The attack was the latest in a series of Israeli strikes on school buildings housing displaced people in Gaza, where fighting has raged for more than 14 months.

A strike on the United Nations-run Al-Jawni school in central Gaza on September 11 drew international outcry after the UN agency for Palestinian refugees, UNRWA, said six of its staff were among the 18 reported dead.

The Israeli military accuses Hamas of hiding in school buildings where thousands of Gazans have sought shelter -- a charge denied by the Palestinian militant group.

Israeli casualties

The Israeli military, in a statement, acknowledged it conducted a strike on the facility.

It said the air force "conducted a precise strike on terrorists in a command-and-control centre" that had previously served as the Halwa school in Jabaliya, adding that it had killed three militants in a ground operation near Jabalia in northern Gaza.

It said it targeted the premises because "the school had been used by Hamas terrorists to plan and execute attacks".

The Israeli military also said on Saturday that four soldiers had died in combat in the north of the Gaza Strip.

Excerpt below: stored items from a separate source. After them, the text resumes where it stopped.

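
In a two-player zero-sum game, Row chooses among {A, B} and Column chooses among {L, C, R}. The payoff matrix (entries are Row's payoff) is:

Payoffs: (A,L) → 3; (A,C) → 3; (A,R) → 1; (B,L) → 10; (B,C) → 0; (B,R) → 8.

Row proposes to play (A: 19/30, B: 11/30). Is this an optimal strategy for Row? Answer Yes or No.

No

Against L this mix gives (19/30)·3 + (11/30)·10 = 167/30.
Against C this mix gives (19/30)·3 + (11/30)·0 = 19/10.
Against R this mix gives (19/30)·1 + (11/30)·8 = 107/30.
Column will play C, holding Row to 19/10. Shifting weight toward the row that does better against C would raise this floor (the equalizing mix achieves 12/5 against both C and R), so the proposed strategy is not optimal.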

The deaths brought to 403 the total number of soldiers killed in the Palestinian territory since October 7, 2023.

An officer and a reservist soldier were "seriously wounded" during the same incident and were taken to hospital, the military said in a statement.

Israel has been waging an intense offensive in northern Gaza since early October, saying it aims to prevent Hamas from regrouping.

At least 46,537 Palestinians, a majority of them civilians, have been killed in Israel's military campaign in Gaza since the war began, according to data provided by the health ministry. The United Nations has acknowledged these figures as reliable.

The October 7 attack that triggered it resulted in the deaths of 1,208 people on the Israeli side, most of them civilians, according to an AFP tally based on official Israeli figures, which includes hostages killed in captivity.